Die wenigsten Äußerungen im Rahmen der aktuellen hitzigen Auseinandersetzung dürften daher den engen Rahmen der Schmähkritik überschreiten.
Liegt keine „Schmähkritik“ vor, dann muss eine Abwägung im Einzelfall
getroffen werden, ob eine strafbare Beleidigung vorliegt oder nicht. Dabei ist diese Abwägung offen und verlangt eine der konstitutiven Bedeutung der Meinungsfreiheit Rechnung tragende Begründung in Fällen, in denen Äußerungen im Wege der Abwägung hinter dem Persönlichkeitsschutz zurücktreten sollen. Wichtig hierbei ist, dass es gerade keinen generellen Vorrang der Meinungsäußerung gibt, sondern sich die Grundrechtspositionen grundsätzlich gleichwertig gegenüberstehen.

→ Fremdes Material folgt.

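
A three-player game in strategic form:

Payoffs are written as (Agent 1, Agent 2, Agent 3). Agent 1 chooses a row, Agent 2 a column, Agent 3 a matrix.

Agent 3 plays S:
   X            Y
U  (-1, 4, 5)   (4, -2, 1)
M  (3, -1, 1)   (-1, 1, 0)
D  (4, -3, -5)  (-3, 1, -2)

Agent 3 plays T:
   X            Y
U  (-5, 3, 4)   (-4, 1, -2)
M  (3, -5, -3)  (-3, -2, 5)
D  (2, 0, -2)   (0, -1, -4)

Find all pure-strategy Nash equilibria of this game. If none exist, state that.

Agent 1 against (X, S): payoffs -1, 3, 4 → best response D.
Agent 1 against (X, T): payoffs -5, 3, 2 → best response M.
Agent 1 against (Y, S): payoffs 4, -1, -3 → best response U.
Agent 1 against (Y, T): payoffs -4, -3, 0 → best response D.
Agent 2 against (U, S): payoffs 4, -2 → best response X.
Agent 2 against (U, T): payoffs 3, 1 → best response X.
Agent 2 against (M, S): payoffs -1, 1 → best response Y.
Agent 2 against (M, T): payoffs -5, -2 → best response Y.
Agent 2 against (D, S): payoffs -3, 1 → best response Y.
Agent 2 against (D, T): payoffs 0, -1 → best response X.
Agent 3 against (U, X): payoffs 5, 4 → best response S.
Agent 3 against (U, Y): payoffs 1, -2 → best response S.
Agent 3 against (M, X): payoffs 1, -3 → best response S.
Agent 3 against (M, Y): payoffs 0, 5 → best response T.
Agent 3 against (D, X): payoffs -5, -2 → best response T.
Agent 3 against (D, Y): payoffs -2, -4 → best response S.
No profile is a mutual best response for all players.

This game has no pure Nash equilibrium.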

Insbesondere Gleichsetzungen von herausragenden Personen des jüdischen Lebens in Deutschland (wie dem
Vorsitzenden des Zentralrates der Juden Joseph Schuster) mit führenden Nationalsozialisten oder ähnlich geartete Polemik ist im Rahmen der Abwägung zwischen Meinungsfreiheit und Allgemeinen Persönlichkeitsrecht eine strafbare Beleidigung. Den Tatbestand (neben Volksverhetzung) erfüllen beispielsweise auch Leugnungen und Relativierungen des Holocaust.
Wichtig in diesem Zusammenhang ist noch zu erwähnen, dass auch Kollektiv- oder Gruppenbezeichnungen (bekanntes Beispiel: ACAB, was für All Cops Are Bastards steht) nicht in jedem Fall vor einer Verurteilung wegen Beleidigung schützen.
Abfällige Äußerungen über Personen, die einer größeren Gruppe angehören, sind dann als Beleidigung gemäß §185 StGB,wenn einzelne Personen aus der größeren Gruppe hinreichend individualisiert erfasst werden. Solange das nicht der Fall ist, überwiegt das Grundrecht der Meinungsfreiheit.
Wird also gegenüber einem Juden geäußert: „Ihr Juden tötet unschuldige Palästinenser, ihr Juden seid Mörder!“, dann wird hier, trotz der Sammelbezeichnung, eine Person konkret angesprochen, weshalb auch eine
strafbare Beleidigung vorliegt.
Antisemitisches Gedankengut frei zu äußern kann also durchaus strafrechtliche Konsequenzen nach sich ziehen. Das ist freilich nicht in jedem Fall so. Die bekannte Täter-Opfer-Umkehr, symbolisiert durch „Judensterne“, in die das Wort „Ungeimpft“ eingeschrieben steht, ist zwar klar antisemitisch, aber nicht strafbar.
Man sollte es sich also zweimal überlegen, was man äußert und mit wem man Seite an Seite demonstriert. Nicht immer kann man sich mit dem Verweis auf die Meinungsfreiheit davon
freisprechen. Zudem sollten sich hier in Deutschland Juden und jüdische Einrichtungen Attackierende (verbal wie physisch) einmal fragen, was Juden in Deutschland eigentlich mit einem extrem komplexen und vielschichtigen Konflikt im Nahen Osten zu tun haben. Die Antwort lautet: Nichts.